Customary practices follow an inherently integrated, holistic approach. They usually conceive of natural resources as part of an intertwined system in which rights and obligations relating to ecological, spiritual, cultural, economic, and social dimension of life are not differentiated. Consequently, customary law can provide new ideas, values and responses to the preservation and protection of water resources, and assist implementation of precautionary principles. The inclusion of indigenous practices and knowledge can also be helpful in setting a baseline for environmental and cultural flows (see C2.04), for example by providing standards and targets that are in accordance with the practices and values of affected communities. The indigenous practices in terms of harvesting water related resources, including fish and other marine and aquatic products, tends to be particularly marked by this holistic and spiritual vision.
Even though Principle 22 of the Rio Declaration on Environment and Development specifically recognizes the importance of indigenous customary law for environmental protection and sustainable natural resource management, modern domestic statutory law often doesn’t reflect that. Customary law is either entirely ignored or considered as a set of second order rights, to be met by policy objectives after other claims have been satisfied. In some countries, customary law is recognized on a case-to-case basis, as a normative system but not as a competing legal system. The third option is official legal pluralism, which recognizes both statutory and customary law.

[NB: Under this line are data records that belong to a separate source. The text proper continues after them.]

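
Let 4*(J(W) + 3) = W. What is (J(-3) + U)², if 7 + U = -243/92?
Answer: 94864/529 ≈ 179.33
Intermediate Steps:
U = -887/92 (U = -7 - 243/92 = -887/92 ≈ -9.6413)
J(W) = -3 + W/4
(J(-3) + U)² = ((-3 + (¼)*(-3)) - 887/92)² = ((-3 - ¾) - 887/92)² = (-15/4 - 887/92)² = (-308/23)² = 94864/529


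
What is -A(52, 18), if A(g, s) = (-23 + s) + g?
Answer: -47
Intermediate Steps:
A(g, s) = -23 + g + s
-A(52, 18) = -(-23 + 52 + 18) = -1*47 = -47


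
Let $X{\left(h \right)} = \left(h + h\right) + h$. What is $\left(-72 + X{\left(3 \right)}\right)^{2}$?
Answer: $3969$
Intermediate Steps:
$X{\left(h \right)} = 3 h$ ($X{\left(h \right)} = 2 h + h = 3 h$)
$\left(-72 + X{\left(3 \right)}\right)^{2} = \left(-72 + 3 \cdot 3\right)^{2} = \left(-72 + 9\right)^{2} = \left(-63\right)^{2} = 3969$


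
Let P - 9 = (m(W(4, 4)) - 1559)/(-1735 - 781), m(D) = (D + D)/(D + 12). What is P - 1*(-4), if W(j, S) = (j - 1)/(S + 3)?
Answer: 993741/72964 ≈ 13.620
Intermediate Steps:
W(j, S) = (-1 + j)/(3 + S)
m(D) = 2*D/(12 + D) (m(D) = (2*D)/(12 + D) = 2*D/(12 + D))
P = 701885/72964 (P = 9 + (2*((-1 + 4)/(3 + 4))/(12 + (-1 + 4)/(3 + 4)) - 1559)/(-1735 - 781) = 9 + (2*(3/7)/(12 + 3/7) - 1559)/(-2516) = 9 + (2*((⅐)*3)/(12 + (⅐)*3) - 1559)*(-1/2516) = 9 + (2*(3/7)/(12 + 3/7) - 1559)*(-1/2516) = 9 + (2*(3/7)/(87/7) - 1559)*(-1/2516) = 9 + (2*(3/7)*(7/87) - 1559)*(-1/2516) = 9 + (2/29 - 1559)*(-1/2516) = 9 - 45209/29*(-1/2516) = 9 + 45209/72964 = 701885/72964 ≈ 9.6196)
P - 1*(-4) = 701885/72964 - 1*(-4) = 701885/72964 + 4 = 993741/72964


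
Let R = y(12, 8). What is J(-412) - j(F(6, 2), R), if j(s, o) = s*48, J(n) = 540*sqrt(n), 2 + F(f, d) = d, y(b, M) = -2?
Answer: 1080*I*sqrt(103) ≈ 10961.0*I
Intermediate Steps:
F(f, d) = -2 + d
R = -2
j(s, o) = 48*s
J(-412) - j(F(6, 2), R) = 540*sqrt(-412) - 48*(-2 + 2) = 540*(2*I*sqrt(103)) - 48*0 = 1080*I*sqrt(103) - 1*0 = 1080*I*sqrt(103) + 0 = 1080*I*sqrt(103)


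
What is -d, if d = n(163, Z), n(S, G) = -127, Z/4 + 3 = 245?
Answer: 127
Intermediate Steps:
Z = 968 (Z = -12 + 4*245 = -12 + 980 = 968)
d = -127
-d = -1*(-127) = 127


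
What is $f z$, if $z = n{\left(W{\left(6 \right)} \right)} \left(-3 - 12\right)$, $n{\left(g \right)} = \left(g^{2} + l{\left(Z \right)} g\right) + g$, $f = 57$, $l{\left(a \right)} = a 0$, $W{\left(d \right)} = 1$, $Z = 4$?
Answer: $-1710$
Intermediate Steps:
$l{\left(a \right)} = 0$
$n{\left(g \right)} = g + g^{2}$ ($n{\left(g \right)} = \left(g^{2} + 0 g\right) + g = \left(g^{2} + 0\right) + g = g^{2} + g = g + g^{2}$)
$z = -30$ ($z = 1 \left(1 + 1\right) \left(-3 - 12\right) = 1 \cdot 2 \left(-15\right) = 2 \left(-15\right) = -30$)
$f z = 57 \left(-30\right) = -1710$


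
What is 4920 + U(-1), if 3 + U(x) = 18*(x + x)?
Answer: 4881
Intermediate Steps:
U(x) = -3 + 36*x (U(x) = -3 + 18*(x + x) = -3 + 18*(2*x) = -3 + 36*x)
4920 + U(-1) = 4920 + (-3 + 36*(-1)) = 4920 + (-3 - 36) = 4920 - 39 = 4881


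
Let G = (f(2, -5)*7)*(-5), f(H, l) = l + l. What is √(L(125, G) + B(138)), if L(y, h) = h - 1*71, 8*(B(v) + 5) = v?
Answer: √1165/2 ≈ 17.066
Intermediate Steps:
B(v) = -5 + v/8
f(H, l) = 2*l
G = 350 (G = ((2*(-5))*7)*(-5) = -10*7*(-5) = -70*(-5) = 350)
L(y, h) = -71 + h (L(y, h) = h - 71 = -71 + h)
√(L(125, G) + B(138)) = √((-71 + 350) + (-5 + (⅛)*138)) = √(279 + (-5 + 69/4)) = √(279 + 49/4) = √(1165/4) = √1165/2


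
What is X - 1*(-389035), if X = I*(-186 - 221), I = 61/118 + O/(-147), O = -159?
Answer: 2245638469/5782 ≈ 3.8838e+5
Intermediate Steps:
I = 9243/5782 (I = 61/118 - 159/(-147) = 61*(1/118) - 159*(-1/147) = 61/118 + 53/49 = 9243/5782 ≈ 1.5986)
X = -3761901/5782 (X = 9243*(-186 - 221)/5782 = (9243/5782)*(-407) = -3761901/5782 ≈ -650.62)
X - 1*(-389035) = -3761901/5782 - 1*(-389035) = -3761901/5782 + 389035 = 2245638469/5782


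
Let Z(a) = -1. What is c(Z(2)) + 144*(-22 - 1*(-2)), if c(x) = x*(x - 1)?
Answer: -2878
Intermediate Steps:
c(x) = x*(-1 + x)
c(Z(2)) + 144*(-22 - 1*(-2)) = -(-1 - 1) + 144*(-22 - 1*(-2)) = -1*(-2) + 144*(-22 + 2) = 2 + 144*(-20) = 2 - 2880 = -2878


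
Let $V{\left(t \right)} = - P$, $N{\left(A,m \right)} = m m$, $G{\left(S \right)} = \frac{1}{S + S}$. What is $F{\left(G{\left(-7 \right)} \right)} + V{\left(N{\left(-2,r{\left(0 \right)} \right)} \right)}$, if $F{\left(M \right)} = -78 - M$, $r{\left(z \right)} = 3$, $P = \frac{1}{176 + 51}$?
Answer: $- \frac{247671}{3178} \approx -77.933$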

Further direction on integrating various legal frameworks is provided in A2.04.
When designing and implementing IWRM policies and plans, it is important to take into account the social norms of the local peoples (i.e. customary law) and ensure that the new plans don’t clash with those practices. If they do, dialogue with the communities needs to be initiated to garner support for the new policies and to make sure they don’t disadvantage weak groups that were protected in customary schemes. One mode of reconciling new management projects and customary law is to consider the Cultural Health Index (CHI) in decision making. The index uses various weighted factors that are determined by the community/the indigenous peoples themselves and thus reflects core concerns, rights and interests.
- IWRM plans which fail to take into account customary practices are likely to lead to counterproductive results and unsustainable practices.
- It is vital that IWRM-linked loans that wish to regulate the use of water resources through statutory law do not drive out plural customary laws without consideration. Such arbitrary rejection of customary practices can have severely negative consequences for individuals and groups who have been better off under the customary system.
- Conflicts that arise in relation to IWRM are often due to a discrepancy between expectations and ideas regarding property relations that go back to customary systems, and rights and privileges flowing from individualisation and registration.
- Customary law can differ from place to place, even within one ethnic or language community.
- The scale on which customary law applies may not be the same as those of statutory law. For instance, IWRM legal frameworks normally focus on a basin-wide approach while customary law is concerned with people(s) and not necessarily geographic units of analysis.
- To consider customary law in IWRM means to respect cultural heritage and the right of traditional culture to exist, and this can contribute to the Sustainable Development Goal (SDG) 16: promote just, peaceful and inclusive societies.